CAF President Ahmad Ahmad has reportedly received backing from African Leaders in football to run for another term of office.
46 out of 54 Member Associations have called on the Madagascar football administrator to consider submitting his candidacy before the 12 November deadline.
Ahmad is yet to state whether he will throw his name into the hat for the race with elections billed for March 2021 in Rabat Morocco.
He is the subject of a Fifa ethics investigation which could possibly derail his bid after former Secretary General Amr Fahmy made various allegations to football’s world governing body against the Malagasy – all of which Ahmad denies.
Ahmad is yet to confirm his bid for a second term and is probably weighing his options given the current corruption charges against him.
The 60-year-old administrator became the seventh president of the African football body after displacing Issa Hayatou in an election on March 2017.
Ahmad defeated Hayatou who led CAF for 29 years by 34 votes to 20, and his tenure is set to expire in 2021.
When he was voted into office, Ahmad promised to sweep clean the corruption that had plagued African football for many years. He promised to reform the institution based on financial transparency and also revamp CAF competitions.
While he has scored on issues like the expanded AFCON, AWCON and the Introduction of the Women’s CAF Champions League, none of these will mean anything if there is no transparency in financial and administrative management. It’s a case of one step forward and ten steps backwards.

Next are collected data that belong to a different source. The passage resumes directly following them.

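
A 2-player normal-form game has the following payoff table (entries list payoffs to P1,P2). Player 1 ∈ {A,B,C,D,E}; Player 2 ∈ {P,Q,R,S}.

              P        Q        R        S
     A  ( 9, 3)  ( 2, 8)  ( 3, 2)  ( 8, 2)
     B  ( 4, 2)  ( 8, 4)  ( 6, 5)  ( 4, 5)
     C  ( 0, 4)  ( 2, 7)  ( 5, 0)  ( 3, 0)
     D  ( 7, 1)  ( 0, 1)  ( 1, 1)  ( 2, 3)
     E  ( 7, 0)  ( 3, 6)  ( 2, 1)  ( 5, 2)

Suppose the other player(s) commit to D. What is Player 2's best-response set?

u_2(P vs D) = 1
u_2(Q vs D) = 1
u_2(R vs D) = 1
u_2(S vs D) = 3
max payoff 3 at {S}

BR_2 = {S}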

Ahmad and his friends at CAF have shown incompetence in running its competitions. For example one of the biggest scandals was the CAF Champions League Final win by Esperance Tunis and ordered a replay of the second-leg match against Morocco’s Wydad Casablanca in June, 2019..
The Tunisian club denounced Ahmad as incompetent and corrupt vowing to appeal against the CAF decision with relevant international bodies.
Hours after the CAF Champions League debacle, Ahmad was arrested by French Police. Reports of Ahmad’s arrest were published by French-based pan-African magazine, Jeune Africa, who said the 59-year-old football administrator had been detained at his hotel in Paris, where he was attending the FIFA Congress.
His arrest by the Central Office for the Fight against Corruption and Financial and Tax Offences (Oclif), was reportedly in conection with a contract that CAF terminated with German equipment manufacturer Puma in favor of Technical Steel.
Ahmad is accused of having influenced this decision, standing to be rewarded with up to $830,000. He denied the allegations.
Ahmad was also heavily criticized for the manner in which CAF handled the hosting rights for the 2019 African Nations Cup, which were stripped from Cameroon last year and awarded to hosts Egypt.
CAF in 2019 terminated the 12-year, $1Billion guaranteed contract with French sports marketing agency, Lagardère Sports and Entertainment (LSE), a decision that has caused LSE to lodge formal complaints with The International Chamber of Commerce (ICC).
FIFA’s decision to intervene by sending its SG Fatma Samoura to manage CAF for 6-months triggered a panic among the CAF mandarins, who knew that it was only a matter of time before their mismanagement of CAF financial affairs came to the fore.
Along with Mme. Samoura came elements of the PWC Switserland office to conduct an audit of CAF, which was quite clever too, lest CAF officials later tried to lay the blame for missing funds at the feet of Samoura.
In reality, the African game has been terribly mishandled during the last three years and this now brings the question. Does Ahmad still have anything to offer African Football?
One thing is for certain, a second term for Ahmad could spell doom for African Football.